Cette mission, qui la conduit notamment à Kisangani et à Yahuma, vise à apporter une assistance urgente aux populations touchées et à encourager des solutions durables après les réconciliations engagées.
À Kisangani : au chevet des déplacés Lengola et Mbole
Dès son arrivée à Kisangani, Ève Bazaiba s’est rendue au site de déplacés de la Paroisse Saint Gabriel, où vivent encore des familles ayant fui les violences ayant opposé les communautés Lengola et Mbole.
La VPM a échangé avec les victimes, écouté leurs besoins et supervisé la distribution de l’aide humanitaire envoyée par le Gouvernement central.
« Je serai au chevet des déplacés de guerre et des victimes des conflits entre les communautés Lengola et Mbole », a-t-elle déclaré.
Elle a insisté sur la nécessité d’aller au-delà de l’assistance ponctuelle :
« Il faut à présent des solutions durables après la réconciliation », a affirmé Mme Bazaiba, rappelant que la stabilité sociale exige un accompagnement soutenu, notamment en matière de relocalisation, de réinsertion et de sécurisation.
À Yahuma : soutenir les communautés encore fragilisées

La mission se poursuit dans le territoire de Yahuma, également frappé par des conflits récents.
Là encore, Ève Bazaiba prévoit de rencontrer les communautés locales, d’évaluer l’ampleur des besoins humanitaires et de coordonner l’acheminement de l’aide.

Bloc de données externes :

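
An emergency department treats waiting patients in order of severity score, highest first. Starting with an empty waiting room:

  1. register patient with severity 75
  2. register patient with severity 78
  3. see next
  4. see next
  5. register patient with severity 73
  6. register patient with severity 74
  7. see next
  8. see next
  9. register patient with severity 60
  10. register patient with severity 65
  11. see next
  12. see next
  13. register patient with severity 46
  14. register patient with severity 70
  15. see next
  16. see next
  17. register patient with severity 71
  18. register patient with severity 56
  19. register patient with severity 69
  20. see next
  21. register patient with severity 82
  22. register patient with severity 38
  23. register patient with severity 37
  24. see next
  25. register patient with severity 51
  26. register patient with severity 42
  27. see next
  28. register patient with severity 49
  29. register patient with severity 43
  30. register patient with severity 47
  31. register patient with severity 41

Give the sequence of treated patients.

78, 75, 74, 73, 65, 60, 70, 46, 71, 82, 69

insert 75 → {75}
insert 78 → {78, 75}
see next → 78; now {75}
see next → 75; now {}
insert 73 → {73}
insert 74 → {74, 73}
see next → 74; now {73}
see next → 73; now {}
insert 60 → {60}
insert 65 → {65, 60}
see next → 65; now {60}
see next → 60; now {}
insert 46 → {46}
insert 70 → {70, 46}
see next → 70; now {46}
see next → 46; now {}
insert 71 → {71}
insert 56 → {71, 56}
insert 69 → {71, 69, 56}
see next → 71; now {69, 56}
insert 82 → {82, 69, 56}
insert 38 → {82, 69, 56, 38}
insert 37 → {82, 69, 56, 38, 37}
see next → 82; now {69, 56, 38, 37}
insert 51 → {69, 56, 51, 38, 37}
insert 42 → {69, 56, 51, 42, 38, 37}
see next → 69; now {56, 51, 42, 38, 37}
insert 49 → {56, 51, 49, 42, 38, 37}
insert 43 → {56, 51, 49, 43, 42, 38, 37}
insert 47 → {56, 51, 49, 47, 43, 42, 38, 37}
insert 41 → {56, 51, 49, 47, 43, 42, 41, 38, 37}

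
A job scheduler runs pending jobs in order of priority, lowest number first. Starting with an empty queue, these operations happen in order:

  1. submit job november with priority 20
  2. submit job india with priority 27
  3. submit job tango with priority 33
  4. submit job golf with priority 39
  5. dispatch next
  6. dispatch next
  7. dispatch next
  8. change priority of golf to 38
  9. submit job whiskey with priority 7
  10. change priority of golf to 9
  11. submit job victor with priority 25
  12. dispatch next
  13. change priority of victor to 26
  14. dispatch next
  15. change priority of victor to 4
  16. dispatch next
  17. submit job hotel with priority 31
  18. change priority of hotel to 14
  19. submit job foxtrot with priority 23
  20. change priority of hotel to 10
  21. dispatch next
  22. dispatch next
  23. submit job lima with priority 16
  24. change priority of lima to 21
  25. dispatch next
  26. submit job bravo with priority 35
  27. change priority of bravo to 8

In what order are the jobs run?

november → india → tango → whiskey → golf → victor → hotel → foxtrot → lima

add november (priority 20) → {november:20}
add india (priority 27) → {november:20, india:27}
add tango (priority 33) → {november:20, india:27, tango:33}
add golf (priority 39) → {november:20, india:27, tango:33, golf:39}
dispatch next → november; now {india:27, tango:33, golf:39}
dispatch next → india; now {tango:33, golf:39}
dispatch next → tango; now {golf:39}
update golf to priority 38 → {golf:38}
add whiskey (priority 7) → {whiskey:7, golf:38}
update golf to priority 9 → {whiskey:7, golf:9}
add victor (priority 25) → {whiskey:7, golf:9, victor:25}
dispatch next → whiskey; now {golf:9, victor:25}
update victor to priority 26 → {golf:9, victor:26}
dispatch next → golf; now {victor:26}
update victor to priority 4 → {victor:4}
dispatch next → victor; now {}
add hotel (priority 31) → {hotel:31}
update hotel to priority 14 → {hotel:14}
add foxtrot (priority 23) → {hotel:14, foxtrot:23}
update hotel to priority 10 → {hotel:10, foxtrot:23}
dispatch next → hotel; now {foxtrot:23}
dispatch next → foxtrot; now {}
add lima (priority 16) → {lima:16}
update lima to priority 21 → {lima:21}
dispatch next → lima; now {}
add bravo (priority 35) → {bravo:35}
update bravo to priority 8 → {bravo:8}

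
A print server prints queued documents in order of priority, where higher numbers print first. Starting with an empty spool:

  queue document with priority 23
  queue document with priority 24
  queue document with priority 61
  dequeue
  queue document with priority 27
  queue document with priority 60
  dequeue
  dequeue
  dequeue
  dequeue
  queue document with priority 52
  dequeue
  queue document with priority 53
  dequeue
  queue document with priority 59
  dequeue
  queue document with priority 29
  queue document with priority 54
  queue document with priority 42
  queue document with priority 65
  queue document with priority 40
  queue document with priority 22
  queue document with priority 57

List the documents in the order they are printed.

61 → 60 → 27 → 24 → 23 → 52 → 53 → 59

insert 23 → {23}
insert 24 → {24, 23}
insert 61 → {61, 24, 23}
dequeue → 61; now {24, 23}
insert 27 → {27, 24, 23}
insert 60 → {60, 27, 24, 23}
dequeue → 60; now {27, 24, 23}
dequeue → 27; now {24, 23}
dequeue → 24; now {23}
dequeue → 23; now {}
insert 52 → {52}
dequeue → 52; now {}
insert 53 → {53}
dequeue → 53; now {}
insert 59 → {59}
dequeue → 59; now {}
insert 29 → {29}
insert 54 → {54, 29}
insert 42 → {54, 42, 29}
insert 65 → {65, 54, 42, 29}
insert 40 → {65, 54, 42, 40, 29}
insert 22 → {65, 54, 42, 40, 29, 22}
insert 57 → {65, 57, 54, 42, 40, 29, 22}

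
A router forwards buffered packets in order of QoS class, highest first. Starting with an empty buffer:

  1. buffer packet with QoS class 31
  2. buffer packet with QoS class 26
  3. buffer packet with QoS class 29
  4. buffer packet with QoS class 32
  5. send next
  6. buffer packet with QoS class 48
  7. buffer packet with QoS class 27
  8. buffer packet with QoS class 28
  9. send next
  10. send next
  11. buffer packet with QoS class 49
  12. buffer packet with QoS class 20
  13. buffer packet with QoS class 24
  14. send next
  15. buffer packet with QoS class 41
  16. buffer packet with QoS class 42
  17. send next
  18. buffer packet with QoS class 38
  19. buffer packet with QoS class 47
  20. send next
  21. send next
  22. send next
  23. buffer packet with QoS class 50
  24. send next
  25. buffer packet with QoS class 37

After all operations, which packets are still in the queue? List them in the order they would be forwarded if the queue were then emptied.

insert 31 → {31}
insert 26 → {31, 26}
insert 29 → {31, 29, 26}
insert 32 → {32, 31, 29, 26}
send next → 32; now {31, 29, 26}
insert 48 → {48, 31, 29, 26}
insert 27 → {48, 31, 29, 27, 26}
insert 28 → {48, 31, 29, 28, 27, 26}
send next → 48; now {31, 29, 28, 27, 26}
send next → 31; now {29, 28, 27, 26}
insert 49 → {49, 29, 28, 27, 26}
insert 20 → {49, 29, 28, 27, 26, 20}
insert 24 → {49, 29, 28, 27, 26, 24, 20}
send next → 49; now {29, 28, 27, 26, 24, 20}
insert 41 → {41, 29, 28, 27, 26, 24, 20}
insert 42 → {42, 41, 29, 28, 27, 26, 24, 20}
send next → 42; now {41, 29, 28, 27, 26, 24, 20}
insert 38 → {41, 38, 29, 28, 27, 26, 24, 20}
insert 47 → {47, 41, 38, 29, 28, 27, 26, 24, 20}
send next → 47; now {41, 38, 29, 28, 27, 26, 24, 20}
send next → 41; now {38, 29, 28, 27, 26, 24, 20}
send next → 38; now {29, 28, 27, 26, 24, 20}
insert 50 → {50, 29, 28, 27, 26, 24, 20}
send next → 50; now {29, 28, 27, 26, 24, 20}
insert 37 → {37, 29, 28, 27, 26, 24, 20}

37, 29, 28, 27, 26, 24, 20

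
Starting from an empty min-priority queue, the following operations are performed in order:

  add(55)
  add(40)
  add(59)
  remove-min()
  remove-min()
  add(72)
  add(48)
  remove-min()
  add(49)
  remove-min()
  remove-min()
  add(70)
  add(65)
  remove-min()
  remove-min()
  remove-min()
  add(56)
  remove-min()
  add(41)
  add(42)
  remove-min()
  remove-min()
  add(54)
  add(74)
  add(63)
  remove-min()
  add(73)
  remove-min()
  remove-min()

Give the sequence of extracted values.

insert 55 → {55}
insert 40 → {40, 55}
insert 59 → {40, 55, 59}
remove-min → 40; now {55, 59}
remove-min → 55; now {59}
insert 72 → {59, 72}
insert 48 → {48, 59, 72}
remove-min → 48; now {59, 72}
insert 49 → {49, 59, 72}
remove-min → 49; now {59, 72}
remove-min → 59; now {72}
insert 70 → {70, 72}
insert 65 → {65, 70, 72}
remove-min → 65; now {70, 72}
remove-min → 70; now {72}
remove-min → 72; now {}
insert 56 → {56}
remove-min → 56; now {}
insert 41 → {41}
insert 42 → {41, 42}
remove-min → 41; now {42}
remove-min → 42; now {}
insert 54 → {54}
insert 74 → {54, 74}
insert 63 → {54, 63, 74}
remove-min → 54; now {63, 74}
insert 73 → {63, 73, 74}
remove-min → 63; now {73, 74}
remove-min → 73; now {74}

40, 55, 48, 49, 59, 65, 70, 72, 56, 41, 42, 54, 63, 73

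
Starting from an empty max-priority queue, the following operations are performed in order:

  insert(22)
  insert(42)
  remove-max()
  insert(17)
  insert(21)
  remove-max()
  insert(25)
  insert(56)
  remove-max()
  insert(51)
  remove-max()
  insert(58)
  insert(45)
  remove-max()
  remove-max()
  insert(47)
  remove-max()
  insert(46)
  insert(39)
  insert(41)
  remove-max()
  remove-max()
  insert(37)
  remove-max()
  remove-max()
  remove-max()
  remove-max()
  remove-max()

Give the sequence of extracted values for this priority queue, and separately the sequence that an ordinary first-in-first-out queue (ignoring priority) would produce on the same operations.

insert 22 → {22}
insert 42 → {42, 22}
remove-max → 42; now {22}
insert 17 → {22, 17}
insert 21 → {22, 21, 17}
remove-max → 22; now {21, 17}
insert 25 → {25, 21, 17}
insert 56 → {56, 25, 21, 17}
remove-max → 56; now {25, 21, 17}
insert 51 → {51, 25, 21, 17}
remove-max → 51; now {25, 21, 17}
insert 58 → {58, 25, 21, 17}
insert 45 → {58, 45, 25, 21, 17}
remove-max → 58; now {45, 25, 21, 17}
remove-max → 45; now {25, 21, 17}
insert 47 → {47, 25, 21, 17}
remove-max → 47; now {25, 21, 17}
insert 46 → {46, 25, 21, 17}
insert 39 → {46, 39, 25, 21, 17}
insert 41 → {46, 41, 39, 25, 21, 17}
remove-max → 46; now {41, 39, 25, 21, 17}
remove-max → 41; now {39, 25, 21, 17}
insert 37 → {39, 37, 25, 21, 17}
remove-max → 39; now {37, 25, 21, 17}
remove-max → 37; now {25, 21, 17}
remove-max → 25; now {21, 17}
remove-max → 21; now {17}
remove-max → 17; now {}

priority queue: 42 → 22 → 56 → 51 → 58 → 45 → 47 → 46 → 41 → 39 → 37 → 25 → 21 → 17; FIFO queue: [22, 42, 17, 21, 25, 56, 51, 58, 45, 47, 46, 39, 41, 37]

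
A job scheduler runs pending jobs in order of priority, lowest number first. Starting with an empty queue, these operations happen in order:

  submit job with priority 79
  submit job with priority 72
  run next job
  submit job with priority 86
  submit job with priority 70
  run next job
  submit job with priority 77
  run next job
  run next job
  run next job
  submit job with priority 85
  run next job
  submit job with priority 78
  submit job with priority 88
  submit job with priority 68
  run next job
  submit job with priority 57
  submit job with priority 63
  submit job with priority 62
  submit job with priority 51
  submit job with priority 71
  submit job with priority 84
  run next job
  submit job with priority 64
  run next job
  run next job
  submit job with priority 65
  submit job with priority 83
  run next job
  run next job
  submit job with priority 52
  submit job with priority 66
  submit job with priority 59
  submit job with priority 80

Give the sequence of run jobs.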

Elle a réitéré que la priorité du Gouvernement est non seulement de répondre à l’urgence humanitaire, mais aussi de favoriser une paix communautaire durable, indispensable au développement de la Tshopo.
Une mission sous le signe de l’humanisme et de la réconciliation
La visite de la VPM s’inscrit dans une démarche plus large de consolidation de la paix dans la région.
En apportant une assistance directe aux populations meurtries, le Gouvernement veut montrer que la réponse aux crises communautaires ne peut pas se limiter aux discours, mais doit s’appuyer sur des actions concrètes, visibles et suivies.
Pour les communautés Lengola, Mbole et Yahuma, l’arrivée d’Ève Bazaiba constitue un signal d’espoir et un engagement clair de l’État à leurs côtés.